In manufacturing, the talent challenge is dramatic. Big companies take the best engineers—they offer high salaries, established brands, international career prospects. SMEs get what's left.
Or so it seems. In reality, it's not about money. It's about what you communicate about who you are as a workplace. And there, SMEs have an advantage large companies will never have: authenticity, proximity, real craft.
Why good engineers leave manufacturing SMEs
A good engineer has choices. He can go to a big automotive company where he works on one piece of a bigger project. Or he can go to a manufacturing SME where he sees the result of his work, where he has autonomy, where his contribution really matters.
The problem is that the SME doesn't know it has this advantage. So it tries to compete with the big company on the terrain where the big company always wins: money, stability, "we're a known company." And obviously it loses.
What the SME should do is radically different: tell the talent "here you'll have autonomy you'd never have at a big company," "here you see the meaning in your work," "here you're not number 247 in a sector," "here you count." It's a completely different narrative.

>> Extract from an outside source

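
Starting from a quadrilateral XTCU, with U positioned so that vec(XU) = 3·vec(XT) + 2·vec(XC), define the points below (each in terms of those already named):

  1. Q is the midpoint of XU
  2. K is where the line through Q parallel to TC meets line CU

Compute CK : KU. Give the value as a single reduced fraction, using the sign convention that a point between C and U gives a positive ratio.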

The three pillars of employer branding in manufacturing
First pillar: craft as value
In manufacturing, craft is a serious thing. It's not rhetoric. It's the ability to do something difficult, to do it well, to be able to explain it. In your employer branding, craft must be central. Not "we come to give you an opportunity." But "here we do real craft, and if you're good, you'll learn here."
Second pillar: visible autonomy
A young engineer knows that in a big company he'll have a boss, who has a boss, who has a boss. Here I need permission to breathe. At a manufacturing SME, if the story is true—if a good engineer really has the space to experiment, to propose, to fail without being burned—then your employer brand must shout this.
Third pillar: tangible results
The engineer must know: the component I designed will, in six months, be in a machine that runs on markets around the world. Not "my contribution contributes to the big company's quarterly target." It's a huge difference. And it must become part of how you present yourself as an employer.
How to communicate an authentic employer brand: the case of Beta
There's a small manufacturing company in the Brescia area, Beta, founded in the 1960s. They produce precision components for the automotive sector. They have 80 employees. For decades they struggled to find engineers—turnover was high, young talent went to "bigger" companies.
Three years ago, the HR manager and the owner decided to try a different approach. Not new salaries (they couldn't compete). But different communication. They started making 2-3 minute videos of employees explaining their work—not abstract, but concrete. "I design components, this is one I designed three years ago and now it's in 40,000 cars in Europe." Not advertising. Just truth, told well.
They put these videos on the careers page. In LinkedIn posts. In materials they gave to recruiters. Nothing external changed. Salaries stay the same. But the number of young applications tripled. And the quality is better. Because the candidate knows what's waiting. Not "a small manufacturing SME," but "here I do real craft and I know it matters."
How to build your employer branding from scratch
First step: internal diagnostic. Talk to your best employees. What keeps them with you? What do they really like about the job? It's not the salary, you already know that's below market. So what? The answer to this question is the core of your employer brand.
Second step: authentic documentation. Take the answers above and make them tangible. Videos, stories, case studies. Not marketing—reality. An engineer explaining the project he did, how he did it, what he thinks of it. It's the most powerful content you have.
Third step: consistency across channels. LinkedIn, careers page, job interviews—everywhere a candidate meets you, they hear the same message. Not "we're a big family"—which is false and doesn't attract anyone who really matters. But "here you do serious craft, you have autonomy, you see the result of your work."
The result isn't immediate. It takes 12-18 months to build a credible employer brand. But when it arrives, it attracts talent who weren't even looking. Because they've heard about you as the place where craft really matters. And that's rare.